Update: It’s one thing for people to not use mail that much or as much — that’s been a growing reality for eight or ten years or whatever. Or for the usefulness of the U.S. postal service to matter less and less in terms of personal letters, bills, credit card come-ons and junk mail. But a growing subculture of web-savvy urban dwellers falling into the habit of not even opening their mail — that’s significant. And so far, no one reading this site seems to be appreciating this sea-change, or even chuckling about it. Flatliners. Asleep at the wheel.

  • frankbooth

    It’s a cultural trend? And here I thought it was just me being lazy.
    Been without a landline phone for eight or nine years. I guess this is part of the same evolution.
    I shred a fair amount of snail-mail without opening it, because I know it’s junk mail solicitations. Bank statements go into a file still sealed, since I access them online.
    Cards from family on special occasions are about the only stuff I actually look at.

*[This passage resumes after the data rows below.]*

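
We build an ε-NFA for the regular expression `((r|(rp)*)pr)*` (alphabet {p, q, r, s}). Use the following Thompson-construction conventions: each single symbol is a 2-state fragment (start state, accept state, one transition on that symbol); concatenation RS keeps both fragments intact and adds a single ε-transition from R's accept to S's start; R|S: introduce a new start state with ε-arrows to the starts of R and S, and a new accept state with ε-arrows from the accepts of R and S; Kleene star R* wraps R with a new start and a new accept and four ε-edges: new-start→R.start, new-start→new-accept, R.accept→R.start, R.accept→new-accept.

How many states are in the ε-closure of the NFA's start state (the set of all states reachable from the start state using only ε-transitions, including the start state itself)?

9

Work bottom-up. For each fragment F, track |ε-closure(F.start)| and whether F's accept lies in that closure (i.e. whether F accepts ε). A single-symbol fragment has closure size 1 and does not accept ε.
  rp : |closure| equals the left operand's closure size = 1 (its accept is not ε-reachable, so the closure stops there)
  (rp)* : |closure| = 1 (new start) + 1 (body) + 1 (new accept) = 3
  r|(rp)* : |closure| = 1 (new start) + (1 + 3) + 1 (new accept, since some branch ε-reaches its own accept) = 6
  (r|(rp)*)pr : the left operand accepts ε, so the closure extends into the next operand (via the concat ε-link); |closure| = 6 + 1 = 7
  ((r|(rp)*)pr)* : new start has ε-edges to the inner start and to the new accept, so |closure| = 2 + 7 = 9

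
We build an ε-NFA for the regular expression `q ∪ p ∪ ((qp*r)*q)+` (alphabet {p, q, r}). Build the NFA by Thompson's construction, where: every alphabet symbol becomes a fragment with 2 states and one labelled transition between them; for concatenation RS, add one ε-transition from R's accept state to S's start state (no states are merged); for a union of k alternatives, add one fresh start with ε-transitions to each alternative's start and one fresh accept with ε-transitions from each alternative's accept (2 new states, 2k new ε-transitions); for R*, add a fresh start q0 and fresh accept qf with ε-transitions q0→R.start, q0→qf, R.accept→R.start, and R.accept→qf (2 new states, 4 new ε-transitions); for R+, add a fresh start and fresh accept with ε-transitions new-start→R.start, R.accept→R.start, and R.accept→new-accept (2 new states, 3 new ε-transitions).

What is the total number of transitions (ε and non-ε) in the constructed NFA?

26

Bottom-up over the parse tree:
Each of the 6 symbol leaves contributes 1 transition (1 symbol, 0 ε).
  p* — 5 transitions (1 symbol, 4 ε)
  qp*r — 9 transitions (3 symbol, 6 ε)
  (qp*r)* — 13 transitions (3 symbol, 10 ε)
  (qp*r)*q — 15 transitions (4 symbol, 11 ε)
  ((qp*r)*q)+ — 18 transitions (4 symbol, 14 ε)
  q ∪ p ∪ ((qp*r)*q)+ — 26 transitions (6 symbol, 20 ε)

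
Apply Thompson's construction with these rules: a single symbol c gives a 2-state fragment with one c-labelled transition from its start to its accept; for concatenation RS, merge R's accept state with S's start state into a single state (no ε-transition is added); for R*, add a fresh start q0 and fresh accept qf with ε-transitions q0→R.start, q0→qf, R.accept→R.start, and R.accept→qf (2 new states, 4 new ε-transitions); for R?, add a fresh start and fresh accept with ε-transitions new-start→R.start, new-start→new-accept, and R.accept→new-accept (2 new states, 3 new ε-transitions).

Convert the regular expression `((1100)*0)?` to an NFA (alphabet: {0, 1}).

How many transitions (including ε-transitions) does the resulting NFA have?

Bottom-up over the parse tree:
Each of the 5 symbol leaves contributes 1 transition (1 symbol, 0 ε).
  1100 — 4 transitions (4 symbol, 0 ε)
  (1100)* — 8 transitions (4 symbol, 4 ε)
  (1100)*0 — 9 transitions (5 symbol, 4 ε)
  ((1100)*0)? — 12 transitions (5 symbol, 7 ε)

12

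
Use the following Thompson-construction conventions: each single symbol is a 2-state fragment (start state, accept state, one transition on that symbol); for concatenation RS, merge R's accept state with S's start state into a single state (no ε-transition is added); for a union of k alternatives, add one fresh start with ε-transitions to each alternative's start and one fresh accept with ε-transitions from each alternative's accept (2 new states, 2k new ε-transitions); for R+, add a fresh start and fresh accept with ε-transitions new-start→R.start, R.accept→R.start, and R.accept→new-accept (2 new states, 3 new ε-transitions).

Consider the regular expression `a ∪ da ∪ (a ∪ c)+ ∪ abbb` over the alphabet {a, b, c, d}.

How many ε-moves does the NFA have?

Building bottom-up:
Each of the 9 symbol leaves contributes 0 ε-transitions.
  da — 0 ε-transitions
  a ∪ c — 4 ε-transitions
  (a ∪ c)+ — 7 ε-transitions
  abbb — 0 ε-transitions
  a ∪ da ∪ (a ∪ c)+ ∪ abbb — 15 ε-transitions

15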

  • http://whatiwatchedlastnight.blogspot.com/ Ross

    Netflix… the only truly relevant mail I get on a regular basis. Though I do look forward to Birthday cards and such, but those don’t come very often. Ohterwise, bills, junk, gets shredded pretty much instantly. I do all my banking online these days.

  • nola

    When I lived in the States the most important mail I received was Netflix, magazines and the occasional invitation, thank note or birthday cards.
    All bills were paperless and paid online.
    Here I have to pay my bills at the post office. Fun.

  • mizerock

    I had my gas shut off last year – I hadn’t paid it in 6 months! All because it was the only bill that I didn’t pay on-line, and I forgot about it. Every month, I would take the bill that came in the mail and file it away unopened. It’s only when I came home to find a note on my door (“service has been terminated”) that I had any clue that there was a problem.
    I thought I had a clutter problem, but most of it could be solved if I just bought a bigger shredder. I could put 95% of my mail into it the minute I got home.
    Also, I don’t get many catalogs, but all the ones I do get need to get cancelled.
    http://www.catalogchoice.org/

  • hatchetface

    I’m in my mid-30s, work in high tech, have a large part of my life in the cloud, so to speak, and also have a huge pile of unopened mail at the front door. Friends come in and just shake their heads. And it’s not a great answer, but the lines from the guy in the piece are about as accurate as I could be in explaining it myself, though I would also add plainly that non-descript, unopened mail has an air or menace that I don’t care to indulge. Fuckit.